"A verdade será sempre um escândalo". (In Adriano, M. Yourcenar)

"Quero imaginar sob que novos traços o despotismo poderia produzir-se no mundo... Depois de ter colhido em suas mãos poderosas cada indivíduo e de moldá-los a seu gosto, o soberno estende seus braços sobre toda a sociedade... Não quebra as vontades, mas as amolece, submete e dirige... Raramente força a agir, mas opõe-se sem cessar a que se aja; não destrói, impede que se nasça; não tiraniza, incomoda, oprime, extingue, abestalha e reduz enfim cada nação a não ser mais que um rebanho de animais tímidos, do qual o governo é o pastor. (...)
A imprensa é, por excelência, o instrumento democrático da liberdade."
Alexis de Tocqueville (1805-1859)



domingo, 2 de setembro de 2012

A PRIVATARIA ARRUINA A BIBLIOTECA NACIONAL

 

Biblioteca, como diz o nome, é um lugar onde se guardam livros catalogados, acessíveis ao público. No caso da Biblioteca Nacional, um transeunte que entra no prédio para sapear o catálogo precisa deixar até os cadernos na portaria. Caneta não entra, só lápis preto.

Se alguém for à página da BN na internet, terá à mão um catálogo de 576 mil obras, apesar de o acervo ser de pelo menos dois milhões. Mais, nas palavras do seu Relatório de Gestão: “Para evitar sobrecarga (da rede elétrica), não é permitido aos leitores utilizar carregadores para equipamentos como computadores, gravadores e assemelhados.”

Neste ano, em duas ocasiões, vazamentos do sistema de ar-refrigerado inundaram áreas em vários andares, formando poças com até dez centímetros de profundidade. Há estantes que dão choque, sua fachada centenária solta pedaços, e tapumes protegem os pedestres.

Funcionários da instituição fizeram uma manifestação na sua escadaria celebrando “o aniversário das baratas que infestam o prédio, com destaque para seu ‘berçário’, no quinto andar; das pragas que gostam muito de papel: brocas, traças e cupins” bem como “dos ratos do primeiro andar”.
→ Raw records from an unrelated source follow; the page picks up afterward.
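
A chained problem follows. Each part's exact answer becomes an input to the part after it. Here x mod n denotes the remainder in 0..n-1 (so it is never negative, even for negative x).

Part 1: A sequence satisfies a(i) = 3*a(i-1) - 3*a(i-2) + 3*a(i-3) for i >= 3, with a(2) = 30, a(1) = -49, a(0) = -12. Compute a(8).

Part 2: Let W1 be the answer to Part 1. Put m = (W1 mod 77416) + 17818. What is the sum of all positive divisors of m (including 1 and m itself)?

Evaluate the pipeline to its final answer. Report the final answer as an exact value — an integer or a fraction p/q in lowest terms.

Part 1: a(3) = 3*(30) - 3*(-49) + 3*(-12) = 201; iterating: a(3)=201, a(4)=366, a(5)=585, a(6)=1260, a(7)=3123, a(8)=7344; answer 7344
Part 2: W1 = 7344; m = 25162; 25162 = 2 * 23 * 547; sigma = (1 + 2) * (1 + 23) * (1 + 547) = 3 * 24 * 548 = 39456; answer 39456

39456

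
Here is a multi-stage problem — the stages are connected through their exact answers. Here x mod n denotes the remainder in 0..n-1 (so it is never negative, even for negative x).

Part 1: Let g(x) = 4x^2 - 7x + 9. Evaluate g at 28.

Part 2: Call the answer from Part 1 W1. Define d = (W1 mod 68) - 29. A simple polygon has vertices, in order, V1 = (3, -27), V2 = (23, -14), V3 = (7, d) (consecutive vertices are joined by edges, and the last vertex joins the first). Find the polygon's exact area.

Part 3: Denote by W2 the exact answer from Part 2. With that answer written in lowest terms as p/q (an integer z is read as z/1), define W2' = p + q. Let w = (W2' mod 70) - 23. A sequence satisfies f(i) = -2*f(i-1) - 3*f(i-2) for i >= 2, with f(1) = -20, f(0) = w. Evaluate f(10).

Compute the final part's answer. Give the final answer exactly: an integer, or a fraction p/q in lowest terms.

Part 1: 4*(28)^2 - 7*(28)^1 + 9 = (3136) + (-196) + (9) = 2949; answer 2949
Part 2: W1 = 2949; d = -4; cross terms: (3*-14 - 23*-27)=579, (23*-4 - 7*-14)=6, (7*-27 - 3*-4)=-177; twice the area = |408| = 408; area = 204; answer 204
Part 3: W2 = 204; threaded value p + q = 205; w = 42; f(2) = -2*(-20) - 3*(42) = -86; iterating: f(2)=-86, f(3)=232, f(4)=-206, f(5)=-284, f(6)=1186, f(7)=-1520, f(8)=-518, f(9)=5596, f(10)=-9638; answer -9638

-9638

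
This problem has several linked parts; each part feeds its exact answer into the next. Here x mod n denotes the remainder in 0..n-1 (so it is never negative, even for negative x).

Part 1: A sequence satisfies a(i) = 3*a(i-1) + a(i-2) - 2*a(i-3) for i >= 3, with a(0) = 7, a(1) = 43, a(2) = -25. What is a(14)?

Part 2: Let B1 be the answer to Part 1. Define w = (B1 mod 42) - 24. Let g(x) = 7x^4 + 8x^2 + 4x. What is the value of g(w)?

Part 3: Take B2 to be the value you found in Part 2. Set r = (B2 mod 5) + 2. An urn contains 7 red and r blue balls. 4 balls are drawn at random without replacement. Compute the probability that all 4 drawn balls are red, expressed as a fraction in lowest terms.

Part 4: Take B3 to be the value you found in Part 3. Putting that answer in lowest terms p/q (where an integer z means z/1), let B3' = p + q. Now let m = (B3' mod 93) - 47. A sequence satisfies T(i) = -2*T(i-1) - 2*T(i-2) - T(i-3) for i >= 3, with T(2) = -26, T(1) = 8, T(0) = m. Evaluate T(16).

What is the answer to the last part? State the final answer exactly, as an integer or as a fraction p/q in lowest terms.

Part 1: a(3) = 3*(-25) + 1*(43) - 2*(7) = -46; iterating: a(3)=-46, a(4)=-249, a(5)=-743, a(6)=-2386, a(7)=-7403, a(8)=-23109, a(9)=-71958, a(10)=-224177, a(11)=-698271, a(12)=-2175074, a(13)=-6775139, a(14)=-21103949; answer -21103949
Part 2: B1 = -21103949; w = -23; 7*(-23)^4 + 8*(-23)^2 + 4*(-23)^1 = (1958887) + (4232) + (-92) = 1963027; answer 1963027
Part 3: B2 = 1963027; r = 4; total draws C(11,4) = 330; favorable C(7,4) = 35; P = 7/66; answer 7/66
Part 4: B3 = 7/66; threaded value p + q = 73; m = 26; T(3) = -2*(-26) - 2*(8) - 1*(26) = 10; iterating: T(3)=10, T(4)=24, T(5)=-42, T(6)=26, T(7)=8, T(8)=-26, T(9)=10, T(10)=24, T(11)=-42, T(12)=26, T(13)=8, T(14)=-26, T(15)=10, T(16)=24; answer 24

24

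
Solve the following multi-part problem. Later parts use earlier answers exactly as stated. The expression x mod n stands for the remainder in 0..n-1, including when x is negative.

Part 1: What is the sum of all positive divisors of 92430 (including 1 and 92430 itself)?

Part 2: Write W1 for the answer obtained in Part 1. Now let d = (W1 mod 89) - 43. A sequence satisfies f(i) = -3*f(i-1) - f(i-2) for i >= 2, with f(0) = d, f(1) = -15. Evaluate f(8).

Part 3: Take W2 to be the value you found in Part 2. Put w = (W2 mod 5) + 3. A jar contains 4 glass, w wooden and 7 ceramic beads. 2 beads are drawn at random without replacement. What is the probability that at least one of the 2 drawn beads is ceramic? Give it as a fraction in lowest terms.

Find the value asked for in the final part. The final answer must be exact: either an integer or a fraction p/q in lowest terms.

91/136

Part 1: 92430 = 2 * 3^2 * 5 * 13 * 79; sigma = (1 + 2) * (1 + 3 + 9) * (1 + 5) * (1 + 13) * (1 + 79) = 3 * 13 * 6 * 14 * 80 = 262080; answer 262080
Part 2: W1 = 262080; d = 21; f(2) = -3*(-15) - 1*(21) = 24; iterating: f(2)=24, f(3)=-57, f(4)=147, f(5)=-384, f(6)=1005, f(7)=-2631, f(8)=6888; answer 6888
Part 3: W2 = 6888; w = 6; total draws C(17,2) = 136; complement C(10,2) = 45; favorable 136 - 45 = 91; P = 91/136; answer 91/136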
Nesse cenário de real ruína, ressurge a cantilena: faltam recursos. Coisa nenhuma. O governo da doutora Dilma e a administração do companheiro Galeno Amorim, atual diretor da BN, botam dinheiro da Viúva em coisas que nada têm a ver com a tarefa de guardar, catalogar e tornar acessíveis os livros.

Em 2011 o Orçamento deu à BN R$ 30,1 milhões para gastos sem relação com pessoal e encargos. De outras fontes públicas, para diversas finalidades, recebeu mais R$ 63,4 milhões. A digitalização dos sacrossantos “Anais da BN” parou em 1997, mas ela gastou alguns milhões em coedições, no patrocínio de traduções (inclusive para o croata) e na manutenção de um Circuito Nacional de Feiras do Livro.

Colocou R$ 16,7 milhões num programa de compra e distribuição de livros populares, ao preço máximo de R$ 10, para distribuí-los pelo país afora. (Quem achou que por R$ 10 compram-se também estoques de livros encalhados ganha uma passagem de ida e volta a Paris.)

A criação de um polo de irradiação editorial pode ser uma boa ideia, mas essa não é a atribuição da Casa. Mercado de livros é coisa privada, biblioteca é coisa pública. Se ela não tivesse ratos no primeiro andar, baratas em todos, estantes que dão choque e um catálogo eletrônico mixuruca, poderia entrar no que quisesse, até mesmo na exploração do pré-sal.

Se Galeno Amorim pode revolucionar o mundo editorial brasileiro, a doutora Dilma deveria criar o Programa do Livro Companheiro, o Prolico. Nomeando-o para lá, deixaria a Biblioteca Nacional para quem pudesse cuidar dela.